Thursday, 27 November 2014

Some semi-random musings on evidence-based vs conclusion-based genealogy...

So I guess I am now taking a bit of a "study break" while I (try to) learn a bit more about genealogical standards and best practices, specifically "evidence-based genealogy". My early forays into this field have been quite interesting.

Apparently there seems to be two main approach with genealogy, known as Evidence-based genealogy and Conclusion-based genealogy. Most well-known genealogical software is conclusion-based - users enter facts/events with associated sources proving these "conclusions" and usually only one fact exists for each event in the person's life. For example, a person in a genealogy database will (usually) only have one birth date listed and sources supporting this date will be referenced. If conflicting evidence should arise, the date for the event might be adjusted, and sources added/removed, but the working premise is that there is "one true date" (or date range) for the date of birth and that is that.

Evidence-based genealogy takes a different approach. An evidence-based genealogists will locate as many sources for an event and will list conflicting versions separately. So a person might have several different birth dates - one sourced from a parish register, one (or more) from census data, one from a death certificate, and so on. Studying the various sources and their assertions, one date might be favoured over the others and labelled as a preferred date, but the other dates are all recorded for that person. Of course the preferred date isn't just plucked out randomly, it must be supported by the evidence and a well-reasoned argument is used to support this claim. While it is possible to use "traditional" genealogy software to record these extra dates, they can be a bit cumbersome when used this way.

As a side note: Maybe my understanding of these terms is flawed, but I don't think they have been appropriately named. To my way of thinking, the monikers "Evidence-based" and "Conclusion-based" should be referring to the same thing - using various pieces of evidence to form a reasoned conclusion. I personally don't like the name "Conclusion-based genealogy" - it just doesn't seem to fit, but I will continue to use it until a better name comes up.

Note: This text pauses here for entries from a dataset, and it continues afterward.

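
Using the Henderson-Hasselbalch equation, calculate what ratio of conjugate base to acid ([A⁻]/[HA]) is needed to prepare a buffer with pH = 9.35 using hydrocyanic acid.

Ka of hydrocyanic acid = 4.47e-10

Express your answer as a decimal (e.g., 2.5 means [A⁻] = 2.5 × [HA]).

pKa = -log(4.47e-10) = 9.3497. pH = pKa + log([A⁻]/[HA]), so log([A⁻]/[HA]) = pH − pKa = 9.35 − 9.3497 = 0.0003. [A⁻]/[HA] = 10^(0.0003) = 1.00

[A⁻]/[HA] = 1.00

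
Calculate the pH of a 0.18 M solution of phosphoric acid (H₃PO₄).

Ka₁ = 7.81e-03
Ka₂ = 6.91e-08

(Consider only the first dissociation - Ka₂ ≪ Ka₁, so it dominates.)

First dissociation dominates. From Ka₁ = [H⁺][HA⁻]/[H₂A], x² + Ka₁·x − Ka₁·C = 0 with C = 0.18 M and Ka₁ = 7.81e-03. Solving: [H⁺] = (−Ka₁ + √(Ka₁² + 4·Ka₁·C)) / 2 = 3.3792e-02 M. pH = -log(3.3792e-02) = 1.47.

pH = 1.47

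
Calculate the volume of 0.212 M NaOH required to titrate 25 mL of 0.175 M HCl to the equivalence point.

At equivalence: moles acid = moles base. moles HCl = 0.175 × 25/1000 = 0.004375 mol. V_base = moles / 0.212 × 1000 = 20.6 mL.

V_{base} = 20.6 mL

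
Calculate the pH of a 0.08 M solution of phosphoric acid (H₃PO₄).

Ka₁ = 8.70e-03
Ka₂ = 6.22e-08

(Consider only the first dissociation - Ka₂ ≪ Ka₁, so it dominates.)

First dissociation dominates. From Ka₁ = [H⁺][HA⁻]/[H₂A], x² + Ka₁·x − Ka₁·C = 0 with C = 0.08 M and Ka₁ = 8.70e-03. Solving: [H⁺] = (−Ka₁ + √(Ka₁² + 4·Ka₁·C)) / 2 = 2.2388e-02 M. pH = -log(2.2388e-02) = 1.65.

pH = 1.65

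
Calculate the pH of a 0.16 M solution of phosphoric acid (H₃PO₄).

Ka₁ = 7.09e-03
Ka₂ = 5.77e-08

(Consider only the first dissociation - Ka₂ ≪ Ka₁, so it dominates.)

First dissociation dominates. From Ka₁ = [H⁺][HA⁻]/[H₂A], x² + Ka₁·x − Ka₁·C = 0 with C = 0.16 M and Ka₁ = 7.09e-03. Solving: [H⁺] = (−Ka₁ + √(Ka₁² + 4·Ka₁·C)) / 2 = 3.0322e-02 M. pH = -log(3.0322e-02) = 1.52.

pH = 1.52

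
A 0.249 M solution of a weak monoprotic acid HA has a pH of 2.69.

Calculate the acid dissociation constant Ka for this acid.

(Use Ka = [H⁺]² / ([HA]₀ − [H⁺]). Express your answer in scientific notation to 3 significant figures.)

[H⁺] = 10^(−pH) = 10^(−2.69) = 2.042e-03 M. For HA ⇌ H⁺ + A⁻, Ka = [H⁺][A⁻]/[HA] = [H⁺]² / ([HA]₀ − [H⁺]) = (2.042e-03)² / (0.249 − 2.042e-03) = 1.69e-05.

K_a = 1.69e-05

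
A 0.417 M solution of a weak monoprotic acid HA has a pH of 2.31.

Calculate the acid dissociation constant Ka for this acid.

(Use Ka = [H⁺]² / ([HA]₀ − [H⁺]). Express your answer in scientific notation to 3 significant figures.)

[H⁺] = 10^(−pH) = 10^(−2.31) = 4.898e-03 M. For HA ⇌ H⁺ + A⁻, Ka = [H⁺][A⁻]/[HA] = [H⁺]² / ([HA]₀ − [H⁺]) = (4.898e-03)² / (0.417 − 4.898e-03) = 5.82e-05.

K_a = 5.82e-05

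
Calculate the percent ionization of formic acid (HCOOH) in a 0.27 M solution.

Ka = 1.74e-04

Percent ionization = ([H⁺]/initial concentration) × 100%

Using Ka equilibrium: x² + Ka×x - Ka×C = 0. Solving: [H⁺] = 6.7677e-03. Percent = (6.7677e-03/0.27) × 100

Percent ionization = 2.51%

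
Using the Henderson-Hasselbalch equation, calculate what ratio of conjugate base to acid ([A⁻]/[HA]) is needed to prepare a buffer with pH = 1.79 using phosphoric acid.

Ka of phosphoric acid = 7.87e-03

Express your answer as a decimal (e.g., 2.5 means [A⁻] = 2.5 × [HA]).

pKa = -log(7.87e-03) = 2.1040. pH = pKa + log([A⁻]/[HA]), so log([A⁻]/[HA]) = pH − pKa = 1.79 − 2.1040 = -0.3140. [A⁻]/[HA] = 10^(-0.3140) = 0.485

[A⁻]/[HA] = 0.485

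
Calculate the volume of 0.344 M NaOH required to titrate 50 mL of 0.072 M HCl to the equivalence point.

At equivalence: moles acid = moles base. moles HCl = 0.072 × 50/1000 = 0.0036 mol. V_base = moles / 0.344 × 1000 = 10.5 mL.

V_{base} = 10.5 mL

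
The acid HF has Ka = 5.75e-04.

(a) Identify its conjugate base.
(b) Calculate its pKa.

(a) The conjugate base is formed by removing one H⁺ from HF, giving F⁻. (b) pKa = -log(Ka) = -log(5.75e-04) = 3.24.

Conjugate base: F⁻; pK_a = 3.24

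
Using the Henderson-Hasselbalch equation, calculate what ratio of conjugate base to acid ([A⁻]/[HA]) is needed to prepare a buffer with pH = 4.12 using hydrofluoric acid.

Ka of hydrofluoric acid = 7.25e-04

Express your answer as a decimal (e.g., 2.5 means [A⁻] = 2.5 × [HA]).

pKa = -log(7.25e-04) = 3.1397. pH = pKa + log([A⁻]/[HA]), so log([A⁻]/[HA]) = pH − pKa = 4.12 − 3.1397 = 0.9803. [A⁻]/[HA] = 10^(0.9803) = 9.56

[A⁻]/[HA] = 9.56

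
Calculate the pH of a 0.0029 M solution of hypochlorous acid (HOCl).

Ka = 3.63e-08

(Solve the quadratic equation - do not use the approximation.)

x² + Ka×x - Ka×C = 0. Using quadratic formula: [H⁺] = 1.0242e-05

pH = 4.99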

My approach to date has been a mishmash of these two methodologies. I have been searching for all the sources I can lay my hands on and attaching them to the relevant events for the people in my family tree. Where sources contradict one another, I have tried my best to understand, explain and resolve these conflicts and have included notes explaining my conclusions. But I have felt constrained by the software I have used, or to put it another way, coerced into a certain way of thinking which just doesn't feel right.

One of my issues with "conclusion-based" software is what happens when you discover a source (or group of sources) relates to a different person. I have encountered this many times and it has been a pain to correct in every genealogy tool I have used to date.

All traditional genealogy packages are (in my mind at least) too closely coupled to the GEDCOM standard. Now I am all for standards - they help make interoperability easier and can allow for easy data migration from one tool to another - but GEDCOM is nearly 20 years old and hasn't adapted to well over the years. GEDCOM is based around the concepts of Person, Event, and Source. There is also very rudimentary support for the concept of a Location and a Family, which is a collection or Persons, comprising of two parents and zero or more children. Basically it boils a family tree down to Persons, Events and Sources and that is how most genealogy programs are structured.

I have used and evaluated a number of different genealogy programs and just about every program starts with a person, to which you attach a series of events (both, baptism, death, etc) and for each event you attach one or more sources. The way these programs are designed, it encourages the user to start with a person and create events for that person and then attach sources to the events. I find this to be somewhat backwards. I start with a person and an event such as their date of birth for sure, then I locate sources, but the sources really drive the process for me. I locate all the relevant sources and try to extract as much information as I can from them. A birth certificate for example relates to more than a single person - you will also have the parents listed on the birth certificate and possibly other siblings will be named too. You are also likely to get an address or location for the family's residence along with the occupations of one or both parents and possibly even ages for the parents and siblings. So one source can provide details of multiple events for multiple people. And that to me seems to be the key difference between the two genealogical approaches.

I have only just now realised that better terms to use would be "Source-based genealogy" and "Person-based genealogy"? The "Evidence-based" people start with sources, extract a number of events (or facts or assertions - whatever you want to call them), then collate the events into a person. Meanwhile the "Conclusion-based" people start with a person, then create events and then locate and add sources to affirm those events. Rightly or wrongly I am going to use "Source-based" and "Person-based" from now on.

So most traditional software is "Person-based" where my natural instinct has been to operate in a "Source-based" manner. This is why I started to create my own tools some time back where I could start with the sources, extract the facts and then collate the facts to find my people. An interesting thing happened while I was researching the "Evidence-based vs Conclusion-based" argument - I discovered a small number of tools that have been designed to operate in an "Evidence-based" (or as I now think it should be called, "Source-based") manner. Had I realised these tools existed I probably wouldn't have started creating my own. However I have started on my own tools and will continue, but with a slight change of focus informed by my current research into these methodologies.

Note: Part of this diversion into "Evidence-based" vs "Conclusion-based" genealogy was triggered by a series of blog posts, starting with “Evidence-based” and “Conclusion-based” software use by Michael Hait on his Planting the Seeds blog.